Lots of these natural treatments are based around the same principles: just be healthy. Eat fruits and vegetables and consume plenty of vitamins. Breathe more oxygen. Cleanse your body of ambiguous toxins. The better peddlers will cite Nobel Prize winning biologists talking about key characteristics of cancer cells (and avoid mentioning the part where those scientists contributed to advancing chemotherapies).

The trap here is that we’re used to thinking of health as a holistic thing, because it generally is. Exercise makes you feel better, and so does eating a balanced diet. Consuming lots of sugar does the opposite. So why can’t we fight cancer by putting good stuff in and keeping bad stuff out?

Cancer isn’t a foreign invader to be uprooted, like a virus, or a dysfunction that can be fixed, like heart disease. It’s a fundamental error in DNA that causes a person’s own cells to grow out of control. Cancer isn’t trying to kill, it’s just trying to multiply. And because cancerous cells look a lot like normal ones, the body is unlikely to recognize the problem—even as a tumor shuts down organ function.

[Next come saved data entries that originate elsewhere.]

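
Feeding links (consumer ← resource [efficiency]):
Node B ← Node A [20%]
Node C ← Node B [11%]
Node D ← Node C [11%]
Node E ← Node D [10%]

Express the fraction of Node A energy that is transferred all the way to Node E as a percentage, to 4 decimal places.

0.0242%

Product of link efficiencies: 0.2 × 0.11 × 0.11 × 0.1 = 0.000242
As a percentage: 0.000242 × 100 = 0.0242%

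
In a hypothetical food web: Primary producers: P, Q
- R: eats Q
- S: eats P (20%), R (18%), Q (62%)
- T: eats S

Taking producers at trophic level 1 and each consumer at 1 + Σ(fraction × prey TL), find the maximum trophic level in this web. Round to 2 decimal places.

3.18

R: 1 + 1 = 2
S: 1 + (0.2×1 + 0.18×2 + 0.62×1) = 2.18
T: 1 + 2.18 = 3.18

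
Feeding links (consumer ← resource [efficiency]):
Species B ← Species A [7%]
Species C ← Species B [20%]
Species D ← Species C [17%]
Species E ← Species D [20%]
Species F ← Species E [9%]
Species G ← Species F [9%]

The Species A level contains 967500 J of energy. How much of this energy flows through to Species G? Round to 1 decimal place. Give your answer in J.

3.7 J

Species B: 967500 × 0.07 = 67725 J
Species C: 67725 × 0.2 = 13545 J
Species D: 13545 × 0.17 = 2302.65 J
Species E: 2302.65 × 0.2 = 460.53 J
Species F: 460.53 × 0.09 = 41.4477 J
Species G: 41.4477 × 0.09 = 3.730293 J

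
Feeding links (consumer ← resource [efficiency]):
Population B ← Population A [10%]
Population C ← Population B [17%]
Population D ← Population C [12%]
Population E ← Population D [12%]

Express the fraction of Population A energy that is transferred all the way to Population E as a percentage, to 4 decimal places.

Product of link efficiencies: 0.1 × 0.17 × 0.12 × 0.12 = 0.0002448
As a percentage: 0.0002448 × 100 = 0.0245%

0.0245%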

Conventional therapies are harsh, but effective

The fuzzy line between normal and cancerous cells is why treatments as toxic as chemotherapy or radiation are key to survival. The enemy is hidden in a crowd of healthy cells, and many of the unpleasant side effects of those treatments are essentially collateral damage. Normal cells are subject to friendly fire.

Both therapies work by killing cells that divide rapidly, like cancer cells. Most cells divide more slowly, and so aren’t affected much. But some areas—like hair follicles, the digestive tract, skin, and bone marrow—are constantly regenerating. That means they have rapidly multiplying cells, which makes them susceptible to cancer therapies. Those areas are consequently subject to the most familiar chemo side effects: hair loss, digestive problems, dry or itchy skin, and immunodeficiency (since immune cells are made inside bone marrow).

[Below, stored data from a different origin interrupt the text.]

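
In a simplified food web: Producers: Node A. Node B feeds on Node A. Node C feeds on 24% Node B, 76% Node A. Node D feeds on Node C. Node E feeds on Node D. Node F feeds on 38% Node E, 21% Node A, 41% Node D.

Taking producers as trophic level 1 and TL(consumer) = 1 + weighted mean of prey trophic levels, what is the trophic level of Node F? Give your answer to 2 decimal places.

Node B: 1 + 1 = 2
Node C: 1 + (0.24×2 + 0.76×1) = 2.24
Node D: 1 + 2.24 = 3.24
Node E: 1 + 3.24 = 4.24
Node F: 1 + (0.38×4.24 + 0.21×1 + 0.41×3.24) = 4.1496

4.15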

Modern medicine isn’t perfect, but it’s still your best option

No one will argue that cancer therapies are the best they could be. They’re harsh, invasive chemicals designed to kill a patient’s own cells. If they weren’t, they wouldn’t work so well.

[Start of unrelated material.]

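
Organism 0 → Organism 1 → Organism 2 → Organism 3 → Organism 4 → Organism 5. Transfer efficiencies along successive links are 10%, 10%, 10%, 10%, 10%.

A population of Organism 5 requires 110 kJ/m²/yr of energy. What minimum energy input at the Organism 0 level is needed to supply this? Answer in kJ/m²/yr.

11000000 kJ/m²/yr

Cumulative transfer efficiency: 0.1 × 0.1 × 0.1 × 0.1 × 0.1 = 0.00001
Organism 0 energy = 110 / 0.00001 = 11000000 kJ/m²/yr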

Most of us want to live a longer, healthier life than a cancer diagnosis often dictates. Even Apple founder Steve Jobs opted to try alternative therapy to cure his (highly treatable) form of pancreatic cancer. Had he undergone surgery sooner, he might have lived. The longer you wait—the more alternative options you spend months exploring—the more you allow your cancer cells to divide and mutate. You’re handing your enemy an advantage.

More people than ever are living with cancer, and while that may sound like a negative, consider this: they’re living with cancer because modern medicine is keeping them from dying from cancer. Science is making slow, but steady progress in fighting this disease, but it’s all to no avail if people choose other options. Choose medicine; choose life.